According to Calacanis, though, Google is splitting hairs that don't even exist. He made a list of five important things that a content publisher does, and showed that Google Knol does all of these things. Here's his list:
- Hire writers. Google can be loosely interpreted to do this on contingency.
- Distribute their work. Calacanis maintains that Google distributes their work in its own search results – which it arguably does, given the points I made earlier about Google favoring its own knols over other authority content.
- Sell advertising against the content. As I mentioned, that's an option that any author can opt into.
- Pay the writers. Google does that via AdSense split. Just because some writers can opt out of payment doesn't mean that others aren't getting paid. After all, even newspapers have letters to the editor, which they publish for free.
- Build a library of that work for future monetization. Yes, Google is clearly building a knol archive.
Just because Google itself doesn't own the content doesn't mean that it is not in the content business.
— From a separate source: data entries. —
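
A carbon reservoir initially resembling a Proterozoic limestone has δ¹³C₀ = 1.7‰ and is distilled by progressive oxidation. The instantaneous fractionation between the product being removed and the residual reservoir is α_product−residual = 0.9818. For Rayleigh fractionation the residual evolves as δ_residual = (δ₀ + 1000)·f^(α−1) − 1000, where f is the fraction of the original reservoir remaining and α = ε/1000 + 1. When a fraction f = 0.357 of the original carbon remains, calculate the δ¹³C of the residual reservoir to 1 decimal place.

Rayleigh residual: δ_res = (δ₀ + 1000)·f^(α−1) − 1000
α − 1 = -0.01820
f^(α−1) = 0.357^(-0.01820) = 1.018923
δ_res = (1.7 + 1000) × 1.018923 − 1000 = 1020.655 − 1000 = 20.66‰

20.7‰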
Given that a lot of publishers get a huge chunk of their traffic from Google, and that Google is ranking many knols higher than similar content on authority sites...well, you can do the math. Calacanis notes that Google getting into the content business, when they already dominate the search business, looks like a play for a monopoly.
“This feels exactly like what Microsoft did to its application vendors,” he explained. “Microsoft convinced folks to build WordStar, WordPerfect, Lotus 1-2-3, and Quattro Pro for their operating system. They grew that business together until the point that Microsoft had massive market-share in operating systems – then Microsoft pulled the rug out from under the 3rd party application vendors.”
So is Google turning into a monopoly? It could happen. It seems like they're trying to own more of a user's attention, and that's a valuable commodity when you're selling ads. This situation needs to be watched very closely. And if you don't have a knol yet, you might want to write one soon.